Events from the year 1580 in Ireland.
==Incumbent==
- Monarch: Elizabeth I
==Events==
- Second Desmond Rebellion: Thomas Butler, 3rd Earl of Ormonde, Sir William Pelham and Sir George Carew are sent to Munster to subdue the rebels and destroy the Desmond lands in Limerick, Cork and north Kerry.
- March – Siege of Carrigafoyle Castle: English troops under Sir William Pelham take the castle from Irish and Spanish supporters of the Second Desmond Rebellion.
- 14 March – Miler Magrath is deposed as Roman Catholic Bishop of Down and Connor by Pope Gregory XIII for heresy, having for a decade simultaneously held bishoprics in the Protestant Church of Ireland.

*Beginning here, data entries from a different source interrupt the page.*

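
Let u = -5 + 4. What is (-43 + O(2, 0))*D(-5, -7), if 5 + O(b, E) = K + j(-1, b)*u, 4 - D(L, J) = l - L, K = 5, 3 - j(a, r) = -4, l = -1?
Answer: 0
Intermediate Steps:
j(a, r) = 7 (j(a, r) = 3 - 1*(-4) = 3 + 4 = 7)
u = -1
D(L, J) = 5 + L (D(L, J) = 4 - (-1 - L) = 4 + (1 + L) = 5 + L)
O(b, E) = -7 (O(b, E) = -5 + (5 + 7*(-1)) = -5 + (5 - 7) = -5 - 2 = -7)
(-43 + O(2, 0))*D(-5, -7) = (-43 - 7)*(5 - 5) = -50*0 = 0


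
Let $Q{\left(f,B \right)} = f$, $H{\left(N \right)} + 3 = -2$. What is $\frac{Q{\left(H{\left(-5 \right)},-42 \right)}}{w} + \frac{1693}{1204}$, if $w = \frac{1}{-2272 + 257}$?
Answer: $\frac{12131993}{1204} \approx 10076.0$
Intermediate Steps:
$H{\left(N \right)} = -5$ ($H{\left(N \right)} = -3 - 2 = -5$)
$w = - \frac{1}{2015}$ ($w = \frac{1}{-2015} = - \frac{1}{2015} \approx -0.00049628$)
$\frac{Q{\left(H{\left(-5 \right)},-42 \right)}}{w} + \frac{1693}{1204} = - \frac{5}{- \frac{1}{2015}} + \frac{1693}{1204} = \left(-5\right) \left(-2015\right) + 1693 \cdot \frac{1}{1204} = 10075 + \frac{1693}{1204} = \frac{12131993}{1204}$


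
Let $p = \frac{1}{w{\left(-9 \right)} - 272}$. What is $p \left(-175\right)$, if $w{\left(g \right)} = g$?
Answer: $\frac{175}{281} \approx 0.62278$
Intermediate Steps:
$p = - \frac{1}{281}$ ($p = \frac{1}{-9 - 272} = \frac{1}{-281} = - \frac{1}{281} \approx -0.0035587$)
$p \left(-175\right) = \left(- \frac{1}{281}\right) \left(-175\right) = \frac{175}{281}$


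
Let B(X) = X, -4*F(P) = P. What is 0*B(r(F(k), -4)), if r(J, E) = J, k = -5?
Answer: 0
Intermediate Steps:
F(P) = -P/4
0*B(r(F(k), -4)) = 0*(-1/4*(-5)) = 0*(5/4) = 0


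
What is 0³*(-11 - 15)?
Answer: 0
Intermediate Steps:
0³*(-11 - 15) = 0*(-26) = 0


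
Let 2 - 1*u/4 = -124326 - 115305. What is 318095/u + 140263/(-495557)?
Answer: 23187629999/475007242324 ≈ 0.048815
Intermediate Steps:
u = 958532 (u = 8 - 4*(-124326 - 115305) = 8 - 4*(-239631) = 8 + 958524 = 958532)
318095/u + 140263/(-495557) = 318095/958532 + 140263/(-495557) = 318095*(1/958532) + 140263*(-1/495557) = 318095/958532 - 140263/495557 = 23187629999/475007242324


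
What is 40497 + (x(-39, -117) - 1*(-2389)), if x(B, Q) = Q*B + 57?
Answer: 47506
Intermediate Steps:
x(B, Q) = 57 + B*Q (x(B, Q) = B*Q + 57 = 57 + B*Q)
40497 + (x(-39, -117) - 1*(-2389)) = 40497 + ((57 - 39*(-117)) - 1*(-2389)) = 40497 + ((57 + 4563) + 2389) = 40497 + (4620 + 2389) = 40497 + 7009 = 47506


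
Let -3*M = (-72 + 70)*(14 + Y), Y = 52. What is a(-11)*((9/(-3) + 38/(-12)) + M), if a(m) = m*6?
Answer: -2497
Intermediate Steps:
a(m) = 6*m
M = 44 (M = -(-72 + 70)*(14 + 52)/3 = -(-2)*66/3 = -⅓*(-132) = 44)
a(-11)*((9/(-3) + 38/(-12)) + M) = (6*(-11))*((9/(-3) + 38/(-12)) + 44) = -66*((9*(-⅓) + 38*(-1/12)) + 44) = -66*((-3 - 19/6) + 44) = -66*(-37/6 + 44) = -66*227/6 = -2497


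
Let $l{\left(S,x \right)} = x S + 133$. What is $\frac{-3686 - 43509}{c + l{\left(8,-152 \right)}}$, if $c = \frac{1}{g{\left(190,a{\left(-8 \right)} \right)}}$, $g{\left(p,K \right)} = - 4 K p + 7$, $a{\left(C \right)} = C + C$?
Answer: $\frac{114844313}{2635372} \approx 43.578$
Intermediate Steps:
$a{\left(C \right)} = 2 C$
$l{\left(S,x \right)} = 133 + S x$ ($l{\left(S,x \right)} = S x + 133 = 133 + S x$)
$g{\left(p,K \right)} = 7 - 4 K p$ ($g{\left(p,K \right)} = - 4 K p + 7 = 7 - 4 K p$)
$c = \frac{1}{12167}$ ($c = \frac{1}{7 - 4 \cdot 2 \left(-8\right) 190} = \frac{1}{7 - \left(-64\right) 190} = \frac{1}{7 + 12160} = \frac{1}{12167} \approx 8.219 \cdot 10^{-5}$)
$\frac{-3686 - 43509}{c + l{\left(8,-152 \right)}} = \frac{-3686 - 43509}{\frac{1}{12167} + \left(133 + 8 \left(-152\right)\right)} = - \frac{47195}{\frac{1}{12167} + \left(133 - 1216\right)} = - \frac{47195}{\frac{1}{12167} - 1083} = - \frac{47195}{- \frac{13176860}{12167}} = \left(-47195\right) \left(- \frac{12167}{13176860}\right) = \frac{114844313}{2635372}$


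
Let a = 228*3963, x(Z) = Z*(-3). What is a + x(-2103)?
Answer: 909873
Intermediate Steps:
x(Z) = -3*Z
a = 903564
a + x(-2103) = 903564 - 3*(-2103) = 903564 + 6309 = 909873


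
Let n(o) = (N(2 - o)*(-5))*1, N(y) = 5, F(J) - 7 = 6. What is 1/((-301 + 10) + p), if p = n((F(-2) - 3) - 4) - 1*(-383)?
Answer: 1/67 ≈ 0.014925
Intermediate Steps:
F(J) = 13 (F(J) = 7 + 6 = 13)
n(o) = -25 (n(o) = (5*(-5))*1 = -25*1 = -25)
p = 358 (p = -25 - 1*(-383) = -25 + 383 = 358)
1/((-301 + 10) + p) = 1/((-301 + 10) + 358) = 1/(-291 + 358) = 1/67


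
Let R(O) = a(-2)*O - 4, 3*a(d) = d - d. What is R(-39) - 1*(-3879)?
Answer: 3875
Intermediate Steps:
a(d) = 0 (a(d) = (d - d)/3 = (1/3)*0 = 0)
R(O) = -4 (R(O) = 0*O - 4 = 0 - 4 = -4)
R(-39) - 1*(-3879) = -4 - 1*(-3879) = -4 + 3879 = 3875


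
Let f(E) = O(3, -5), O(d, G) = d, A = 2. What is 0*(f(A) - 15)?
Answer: 0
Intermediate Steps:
f(E) = 3
0*(f(A) - 15) = 0*(3 - 15) = 0*(-12) = 0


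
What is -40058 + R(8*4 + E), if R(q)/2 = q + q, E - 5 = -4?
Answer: -39926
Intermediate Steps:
E = 1 (E = 5 - 4 = 1)
R(q) = 4*q (R(q) = 2*(q + q) = 2*(2*q) = 4*q)
-40058 + R(8*4 + E) = -40058 + 4*(8*4 + 1) = -40058 + 4*(32 + 1) = -40058 + 4*33 = -40058 + 132 = -39926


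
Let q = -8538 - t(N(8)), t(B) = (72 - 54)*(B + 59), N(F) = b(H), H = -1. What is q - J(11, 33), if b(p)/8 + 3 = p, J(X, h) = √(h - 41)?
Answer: -9024 - 2*I*√2 ≈ -9024.0 - 2.8284*I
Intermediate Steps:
J(X, h) = √(-41 + h)
b(p) = -24 + 8*p
N(F) = -32 (N(F) = -24 + 8*(-1) = -24 - 8 = -32)
t(B) = 1062 + 18*B (t(B) = 18*(59 + B) = 1062 + 18*B)
q = -9024 (q = -8538 - (1062 + 18*(-32)) = -8538 - (1062 - 576) = -8538 - 1*486 = -8538 - 486 = -9024)
q - J(11, 33) = -9024 - √(-41 + 33) = -9024 - √(-8) = -9024 - 2*I*√2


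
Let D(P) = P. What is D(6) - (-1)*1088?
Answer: 1094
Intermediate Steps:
D(6) - (-1)*1088 = 6 - (-1)*1088 = 6 - 1*(-1088) = 6 + 1088 = 1094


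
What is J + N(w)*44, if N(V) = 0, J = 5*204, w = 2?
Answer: 1020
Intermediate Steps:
J = 1020
J + N(w)*44 = 1020 + 0*44 = 1020 + 0 = 1020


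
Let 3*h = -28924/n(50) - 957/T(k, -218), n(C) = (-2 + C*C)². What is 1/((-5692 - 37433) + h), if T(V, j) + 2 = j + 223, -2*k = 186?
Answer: -4680003/202322776925 ≈ -2.3131e-5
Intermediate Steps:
k = -93 (k = -½*186 = -93)
T(V, j) = 221 + j (T(V, j) = -2 + (j + 223) = -2 + (223 + j) = 221 + j)
n(C) = (-2 + C²)²
h = -497647550/4680003 (h = (-28924/(-2 + 50²)² - 957/(221 - 218))/3 = (-28924/(-2 + 2500)² - 957/3)/3 = (-28924/(2498²) - 957*⅓)/3 = (-28924/6240004 - 319)/3 = (-28924*1/6240004 - 319)/3 = (-7231/1560001 - 319)/3 = (⅓)*(-497647550/1560001) = -497647550/4680003 ≈ -106.33)
1/((-5692 - 37433) + h) = 1/((-5692 - 37433) - 497647550/4680003) = 1/(-43125 - 497647550/4680003) = 1/(-202322776925/4680003) = -4680003/202322776925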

- July – Fiach McHugh O'Byrne from the Wicklow Mountains launches a new phase of the Second Desmond Rebellion in the east.
- 25 August – Battle of Glenmalure in the Second Desmond Rebellion: An Irish Catholic force made up of the Gaelic clans led by Fiach McHugh O'Byrne and James Eustace, Viscount Baltinglass of the Pale, defeat the English Army under the Lord Deputy of Ireland, Lord Grey, at the O'Byrne's mountain stronghold of Glenmalure. Francis Cosby is among the English dead.
- 10 September – Italian and Spanish troops sent by Pope Gregory XIII to aid the Second Desmond Rebellion and commanded by Sebastiano di San Giuseppi land at Smerwick on the Dingle Peninsula.
- 7 October-10 October – Siege of Smerwick: The Papal forces are besieged at Dún an Óir by the English Army and surrender. At least 400 are massacred on Lord Grey's orders. Walter Ralegh is present.
- William mac an Iarla Burke and his followers are hanged outside the walls of Galway by William Óge Martyn, High Sheriff of County Galway, in person, who, aware that the Mayor of Galway, Dominick Lynch, has a pardon for Burke, prevents the Mayor from arriving in time to stop the executions.
- Walter Ball (Alderman) became Mayor of Dublin. He is notorious for imprisoning his Catholic mother (who died in jail) as part of the imposition of the Reformation in Ireland.
==Deaths==
- 20 June – Roland de Burgo, Bishop of Clonfert.
- 25 August - Peter Carew killed in the Battle of Glenmalure
- Richard II de Bermingham, Anglo-Irish lord.